We further analyzed the feature importance of the input financial variables, in order to identify the significant drivers which contribute to identifying the corporate defaults in the energy industry. The results show the top 10 most important features are: (1) other receivables, (2) sales expense, (3) long-term deferred, (4) non-operating income, (5) accounts receivable, (6) taxes, (7) prepaid accounts, (8) liabilities and owner’s equity, (9) capital reserves, and (10) cash flow generated from operating activities’ net amount. In practice, these financial variables in the company’s financial statements might be the key information for creditors to estimate the credit risk in the energy industry.
Moreover, we conducted sensitivity analysis to investigate how the different parameter settings in CT-XGBoost influence the prediction performance. The results show that the parameter in the cost-sensitive strategy, which represents the attention focused on the minority default companies, should be determined according to the actual ratio between the number of credit default and non-default companies. In addition, as the threshold value in the threshold method is set lower, type I accuracy decreases and type II accuracy increases. In practice, the threshold value represents the percentage of loan applications approved by creditors. According to their risk tolerance, the creditors can find the optimal threshold, which not only can control real losses caused by credit default but also the opportunity cost of rejecting too many loan applications.

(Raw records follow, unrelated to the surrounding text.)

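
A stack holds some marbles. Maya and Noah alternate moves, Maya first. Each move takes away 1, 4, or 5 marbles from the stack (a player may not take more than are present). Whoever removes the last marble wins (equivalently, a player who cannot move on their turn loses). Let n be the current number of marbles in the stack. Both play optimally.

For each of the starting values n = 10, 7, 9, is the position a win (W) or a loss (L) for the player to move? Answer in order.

10: L, 7: W, 9: W

Positions with no move are L. A position that does have a move is losing for the player to move precisely when every available move leads to a winning position for the opponent. Fill in the labels:
n=0: no move → L
n=1: →0(L), so W
n=2: →1(W) only, which is W, so L
n=3: →2(L), so W
n=4: →0(L), so W
n=5: →0(L), so W
n=6: →2(L), so W
n=7: →2(L), so W
n=8: →7(W), 4(W), 3(W) — all W, so L
n=9: →8(L), so W
n=10: →9(W), 6(W), 5(W) — all W, so L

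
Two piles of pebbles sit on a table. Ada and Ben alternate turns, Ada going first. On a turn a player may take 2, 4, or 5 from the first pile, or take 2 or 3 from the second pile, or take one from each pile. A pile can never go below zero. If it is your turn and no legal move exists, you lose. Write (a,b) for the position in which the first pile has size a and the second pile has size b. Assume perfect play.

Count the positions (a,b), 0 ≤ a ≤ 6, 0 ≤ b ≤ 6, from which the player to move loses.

16

Label each position W (a win for the player to move) or L (a loss). A position with no legal move is L; any other position is W exactly when some move reaches an L, and L when every move reaches a W.
Every move lowers a or b (never raises either), so fill the grid row by row in increasing a, and left to right within a row: each cell's successors are then already labelled.
      b=0  b=1  b=2  b=3  b=4  b=5  b=6
a=0:    L    L    W    W    W    L    L
a=1:    L    W    W    W    L    L    W
a=2:    W    W    L    L    W    W    W
a=3:    W    L    L    W    W    W    L
a=4:    W    W    W    W    L    W    W
a=5:    W    W    W    L    W    W    W
a=6:    W    L    W    W    W    W    L
Cells with no legal move (terminal, hence L): (0,0), (0,1), (1,0).
The remaining L cells, each justified by listing all of its moves:
(0,5): only reaches (0,3)(W), (0,2)(W), all W → L
(0,6): only reaches (0,4)(W), (0,3)(W), all W → L
(1,4): only reaches (1,2)(W), (1,1)(W), (0,3)(W), all W → L
(1,5): only reaches (1,3)(W), (1,2)(W), (0,4)(W), all W → L
(2,2): only reaches (0,2)(W), (2,0)(W), (1,1)(W), all W → L
(2,3): only reaches (0,3)(W), (2,1)(W), (2,0)(W), (1,2)(W), all W → L
(3,1): only reaches (1,1)(W), (2,0)(W), all W → L
(3,2): only reaches (1,2)(W), (3,0)(W), (2,1)(W), all W → L
(3,6): only reaches (1,6)(W), (3,4)(W), (3,3)(W), (2,5)(W), all W → L
(4,4): only reaches (2,4)(W), (0,4)(W), (4,2)(W), (4,1)(W), (3,3)(W), all W → L
(5,3): only reaches (3,3)(W), (1,3)(W), (0,3)(W), (5,1)(W), (5,0)(W), (4,2)(W), all W → L
(6,1): only reaches (4,1)(W), (2,1)(W), (1,1)(W), (5,0)(W), all W → L
(6,6): only reaches (4,6)(W), (2,6)(W), (1,6)(W), (6,4)(W), (6,3)(W), (5,5)(W), all W → L
Every other cell has at least one move into one of the L cells above, so it is W.
L cells per row: a=0: 4, a=1: 3, a=2: 2, a=3: 3, a=4: 1, a=5: 1, a=6: 2; total 16.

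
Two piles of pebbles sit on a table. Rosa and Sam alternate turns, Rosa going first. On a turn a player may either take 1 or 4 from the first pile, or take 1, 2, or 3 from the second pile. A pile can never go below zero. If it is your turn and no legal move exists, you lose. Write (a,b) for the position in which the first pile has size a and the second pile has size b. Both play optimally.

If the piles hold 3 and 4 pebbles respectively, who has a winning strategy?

Rosa wins.

Work bottom-up. With no move the player to move loses. Otherwise the position is W if at least one move leads to an L position for the opponent, and L if every move leads to a W.
No move ever increases a pile, so every position that can arise here has a ≤ 3 and b ≤ 4; it is enough to label the cells with 0 ≤ a ≤ 3 and 0 ≤ b ≤ 4.
Every move lowers a or b (never raises either), so fill the grid row by row in increasing a, and left to right within a row: each cell's successors are then already labelled.
      b=0  b=1  b=2  b=3  b=4
a=0:    L    W    W    W    L
a=1:    W    L    W    W    W
a=2:    L    W    W    W    L
a=3:    W    L    W    W    W
Cells with no legal move (terminal, hence L): (0,0).
The remaining L cells, each justified by listing all of its moves:
(0,4): only reaches (0,3)(W), (0,2)(W), (0,1)(W), all W → L
(1,1): only reaches (0,1)(W), (1,0)(W), all W → L
(2,0): only reaches (1,0)(W), which is W → L
(2,4): only reaches (1,4)(W), (2,3)(W), (2,2)(W), (2,1)(W), all W → L
(3,1): only reaches (2,1)(W), (3,0)(W), all W → L
Every other cell has at least one move into one of the L cells above, so it is W.
The starting position (3,4) is W: Rosa should move to (2,4), handing over an L position.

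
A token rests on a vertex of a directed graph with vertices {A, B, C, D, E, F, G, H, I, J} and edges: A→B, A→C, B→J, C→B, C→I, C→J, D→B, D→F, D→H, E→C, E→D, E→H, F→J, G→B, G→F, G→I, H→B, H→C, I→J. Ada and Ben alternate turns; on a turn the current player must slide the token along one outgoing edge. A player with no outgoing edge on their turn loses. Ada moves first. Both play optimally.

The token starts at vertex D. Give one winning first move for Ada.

Move to H.

Work bottom-up. With no move the player to move loses. Otherwise the position is W if at least one move leads to an L position for the opponent, and L if every move leads to a W.
Every edge goes from a vertex to one that appears earlier in the order J, B, I, C, A, F, H, G, D, E, so processing vertices in that order labels each vertex after all of its successors.
J: no outgoing edge → L
B: →J(L), so W
I: →J(L), so W
C: →J(L), so W
A: →C(W), B(W) — all W, so L
F: →J(L), so W
H: →C(W), B(W) — all W, so L
G: →F(W), I(W), B(W) — all W, so L
D: →H(L), so W
E: →H(L), so W
From D, the L positions reachable in one move are: H.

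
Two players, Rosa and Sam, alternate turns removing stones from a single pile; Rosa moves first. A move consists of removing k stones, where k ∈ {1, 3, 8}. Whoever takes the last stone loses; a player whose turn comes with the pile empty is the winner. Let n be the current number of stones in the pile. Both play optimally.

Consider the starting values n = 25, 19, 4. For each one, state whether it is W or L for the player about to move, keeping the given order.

25: L, 19: W, 4: W

Compute win/loss labels from the base case upward. A position with no move is W. Any other position is W if it can reach an L in one move, else L.
n=0: no move; the opponent has just taken the last stone and therefore loses → W
n=1: the only move is to 0(W), a W ⇒ L
n=2: can move to 1, which is L ⇒ W
n=3: moves to 2(W), 0(W); every one is W ⇒ L
n=4: can move to 3, which is L ⇒ W
n=5: moves to 4(W), 2(W); every one is W ⇒ L
n=6: can move to 5, which is L ⇒ W
n=7: moves to 6(W), 4(W); every one is W ⇒ L
n=8: can move to 7, which is L ⇒ W
n=9: can move to 1, which is L ⇒ W
n=10: can move to 7, which is L ⇒ W
n=11: can move to 3, which is L ⇒ W
n=12: moves to 11(W), 9(W), 4(W); every one is W ⇒ L
n=13: can move to 12, which is L ⇒ W
n=14: moves to 13(W), 11(W), 6(W); every one is W ⇒ L
n=15: can move to 14, which is L ⇒ W
n=16: moves to 15(W), 13(W), 8(W); every one is W ⇒ L
n=17: can move to 16, which is L ⇒ W
n=18: moves to 17(W), 15(W), 10(W); every one is W ⇒ L
n=19: can move to 18, which is L ⇒ W
n=20: can move to 12, which is L ⇒ W
n=21: can move to 18, which is L ⇒ W
n=22: can move to 14, which is L ⇒ W
n=23: moves to 22(W), 20(W), 15(W); every one is W ⇒ L
n=24: can move to 23, which is L ⇒ W
n=25: moves to 24(W), 22(W), 17(W); every one is W ⇒ L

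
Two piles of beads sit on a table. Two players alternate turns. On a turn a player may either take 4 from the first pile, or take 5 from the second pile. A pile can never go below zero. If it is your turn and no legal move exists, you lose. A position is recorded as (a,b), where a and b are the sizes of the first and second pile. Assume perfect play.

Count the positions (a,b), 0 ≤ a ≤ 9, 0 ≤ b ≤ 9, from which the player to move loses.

50

Compute win/loss labels from the base case upward. A position with no move is L. Any other position is W if it can reach an L in one move, else L.
Every move lowers a or b (never raises either), so fill the grid row by row in increasing a, and left to right within a row: each cell's successors are then already labelled.
      b=0  b=1  b=2  b=3  b=4  b=5  b=6  b=7  b=8  b=9
a=0:    L    L    L    L    L    W    W    W    W    W
a=1:    L    L    L    L    L    W    W    W    W    W
a=2:    L    L    L    L    L    W    W    W    W    W
a=3:    L    L    L    L    L    W    W    W    W    W
a=4:    W    W    W    W    W    L    L    L    L    L
a=5:    W    W    W    W    W    L    L    L    L    L
a=6:    W    W    W    W    W    L    L    L    L    L
a=7:    W    W    W    W    W    L    L    L    L    L
a=8:    L    L    L    L    L    W    W    W    W    W
a=9:    L    L    L    L    L    W    W    W    W    W
Cells with no legal move (terminal, hence L): (0,0), (0,1), (0,2), (0,3), (0,4), (1,0), (1,1), (1,2), (1,3), (1,4), (2,0), (2,1), (2,2), (2,3), (2,4), (3,0), (3,1), (3,2), (3,3), (3,4).
The remaining L cells, each justified by listing all of its moves:
(4,5): L (options (0,5)(W), (4,0)(W) are all W)
(4,6): L (options (0,6)(W), (4,1)(W) are all W)
(4,7): L (options (0,7)(W), (4,2)(W) are all W)
(4,8): L (options (0,8)(W), (4,3)(W) are all W)
(4,9): L (options (0,9)(W), (4,4)(W) are all W)
(5,5): L (options (1,5)(W), (5,0)(W) are all W)
(5,6): L (options (1,6)(W), (5,1)(W) are all W)
(5,7): L (options (1,7)(W), (5,2)(W) are all W)
(5,8): L (options (1,8)(W), (5,3)(W) are all W)
(5,9): L (options (1,9)(W), (5,4)(W) are all W)
(6,5): L (options (2,5)(W), (6,0)(W) are all W)
(6,6): L (options (2,6)(W), (6,1)(W) are all W)
(6,7): L (options (2,7)(W), (6,2)(W) are all W)
(6,8): L (options (2,8)(W), (6,3)(W) are all W)
(6,9): L (options (2,9)(W), (6,4)(W) are all W)
(7,5): L (options (3,5)(W), (7,0)(W) are all W)
(7,6): L (options (3,6)(W), (7,1)(W) are all W)
(7,7): L (options (3,7)(W), (7,2)(W) are all W)
(7,8): L (options (3,8)(W), (7,3)(W) are all W)
(7,9): L (options (3,9)(W), (7,4)(W) are all W)
(8,0): L (sole option (4,0)(W) is W)
(8,1): L (sole option (4,1)(W) is W)
(8,2): L (sole option (4,2)(W) is W)
(8,3): L (sole option (4,3)(W) is W)
(8,4): L (sole option (4,4)(W) is W)
(9,0): L (sole option (5,0)(W) is W)
(9,1): L (sole option (5,1)(W) is W)
(9,2): L (sole option (5,2)(W) is W)
(9,3): L (sole option (5,3)(W) is W)
(9,4): L (sole option (5,4)(W) is W)
Every other cell has at least one move into one of the L cells above, so it is W.
L cells per row: a=0: 5, a=1: 5, a=2: 5, a=3: 5, a=4: 5, a=5: 5, a=6: 5, a=7: 5, a=8: 5, a=9: 5; total 50.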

In general, the novel model proposed in this study can efficiently estimate the credit risk of bank loans for energy companies, which is helpful for creditors who are making decisions. According to the results, this study proposes some recommendations: (1) As the crucial industry for economic development, energy companies should make the most of loan funds and avoid credit risk arising from cash flow problems. Meanwhile, energy companies should disclose more transparent information in timely manner, to help investors comprehensively understand the company’s operation and accurately assess the company’s credit risk. (2) In the credit loan market, the credit rating institutions should improve the credit rating system, which not only can efficiently assess the credit default probability but also can provide explainable reasons to ensure the reliability of the system. (3) The government and regulators should establish sound laws and regulations to promote a healthy development environment for the energy industry, including policy-based financial support, financial subsidies, fair credit law, etc.
Nonetheless, our research has several limitations which could promote future research. First, the class-imbalanced problem not only exists for credit default but also for financial fraud, as the fraudsters make up a minority of whole samples. Thus, it would be interesting to investigate whether our proposed model can help solve the class-imbalance problem in the default identification task. Second, in this paper, the information used to predict credit default is the financial variables of corporates, which is in a structured form. Future research can extend the horizons to investigate the default predicting ability of other unstructured information, such as news reports and meeting audio.